Antitrust News: Pleading in the New Year

If you think the Bush administration cares first and foremost about preventing terrorist attacks, consider how the Justice Department’s been spending its time lately:
Micron Technology, as part of an agreement to win amnesty from prosecution by the Justice Department, may admit it conspired with competitors to manipulate computer-chip prices, people familiar with the probe said.

Boise, Idaho-based Micron, the world's No. 2 maker of memory chips, is in talks to provide information to bolster a possible U.S. case against three other companies in the $16 billion market for dynamic random access memory, or DRAM, chips, the people said.

The U.S. is probing whether Micron conspired with Infineon Technologies, Samsung Electronics and Hynix Semiconductor.

Cooperating with the agency could allow Micron executives to avoid prosecution.
The DRAM antitrust investigation centers around an alleged short-term price increase that happened two years ago.
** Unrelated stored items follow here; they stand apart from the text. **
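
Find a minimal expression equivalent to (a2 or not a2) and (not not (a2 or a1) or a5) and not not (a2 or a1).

a2 or a1

(a2 or not a2) and (not not (a2 or a1) or a5) and not not (a2 or a1)
= (not not (a2 or a1) or a5) and not not (a2 or a1)   (complement / identity)
= not not (a2 or a1)   (absorption)
= a2 or a1   (double negation)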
There is no fraud, coercion, or other criminal act at the center of this investigation, only the DOJ’s insistence that businesses not take any action to affect prices in their markets.
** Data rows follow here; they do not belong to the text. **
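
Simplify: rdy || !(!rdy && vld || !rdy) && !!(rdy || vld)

rdy

rdy || !(!rdy && vld || !rdy) && !!(rdy || vld)
= rdy || !!rdy && !!(rdy || vld)   — absorption
= rdy || !!rdy && (rdy || vld)   — double negation
= rdy || rdy && (rdy || vld)   — double negation
= rdy || rdy   — absorption
= rdy   — idempotence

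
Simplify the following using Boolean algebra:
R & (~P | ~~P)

R & (~P | ~~P)
= R & (~P | P)   — double negation
= R   — complement / identity

R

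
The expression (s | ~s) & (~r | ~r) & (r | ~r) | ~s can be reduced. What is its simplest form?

~r | ~s

(s | ~s) & (~r | ~r) & (r | ~r) | ~s
= (s | ~s) & ~r & (r | ~r) | ~s   [idempotence]
= (s | ~s) & ~r | ~s   [complement / identity]
= ~r | ~s   [complement / identity]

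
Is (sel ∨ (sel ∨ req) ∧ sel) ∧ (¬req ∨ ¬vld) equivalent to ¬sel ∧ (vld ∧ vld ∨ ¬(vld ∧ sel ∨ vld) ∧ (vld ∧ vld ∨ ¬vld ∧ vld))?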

If the DOJ was capable of putting things in context—and they are not—they would see memory chips have never been cheaper or more plentiful. Even if there were some private agreements among competitors, the market as a whole has not suffered. But the Justice Department employs hundreds of lawyers and has empanelled more than 70 grand juries just to investigate antitrust matters. They will find something even where nothing exists.
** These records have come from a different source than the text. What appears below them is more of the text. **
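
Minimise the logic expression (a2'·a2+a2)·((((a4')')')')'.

(a2'·a2+a2)·((((a4')')')')'
= a2·((((a4')')')')'
= a2·((a4')')'
= a2·a4'

a2·a4'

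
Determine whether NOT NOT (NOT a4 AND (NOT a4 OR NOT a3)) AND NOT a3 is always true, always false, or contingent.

NOT NOT (NOT a4 AND (NOT a4 OR NOT a3)) AND NOT a3
= NOT NOT NOT a4 AND NOT a3   [absorption]
= NOT a4 AND NOT a3   [double negation]
This depends on a3, a4, so it is not a constant.

contingent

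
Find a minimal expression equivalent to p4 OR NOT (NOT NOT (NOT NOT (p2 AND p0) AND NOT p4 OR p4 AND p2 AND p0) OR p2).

p4 OR NOT p2

p4 OR NOT (NOT NOT (NOT NOT (p2 AND p0) AND NOT p4 OR p4 AND p2 AND p0) OR p2)
= p4 OR NOT (NOT NOT (p2 AND p0 AND NOT p4 OR p4 AND p2 AND p0) OR p2)   (double negation)
= p4 OR NOT (NOT NOT (p2 AND p0) OR p2)   (distribution)
= p4 OR NOT (p2 AND p0 OR p2)   (double negation)
= p4 OR NOT p2   (absorption)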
To be sure, Micron didn’t help itself when one its executives pled guilty to obstruction of justice related to the antitrust investigation. The executive apparently altered notes about chip prices after they were subpoenaed by the grand jury investigating Micron. While I don’t condone this, the truth is Micron would be in trouble either way. The truth does not matter to the DOJ, only altering facts to meet their pre-determined subjective reality.

And I’m not sure I can condemn Micron for seeking a deal. Really, what choice do they have? If they don’t settle, they’ll almost certainly be indicted on criminal antitrust charges. Executives will be sent to jail. I have no trust in a jury’s ability to see the inherent irrationality of antitrust. Most people will simply assume Micron is just another corrupt corporation like Enron or WorldCom, and Micron will be punished for those firms’ sins.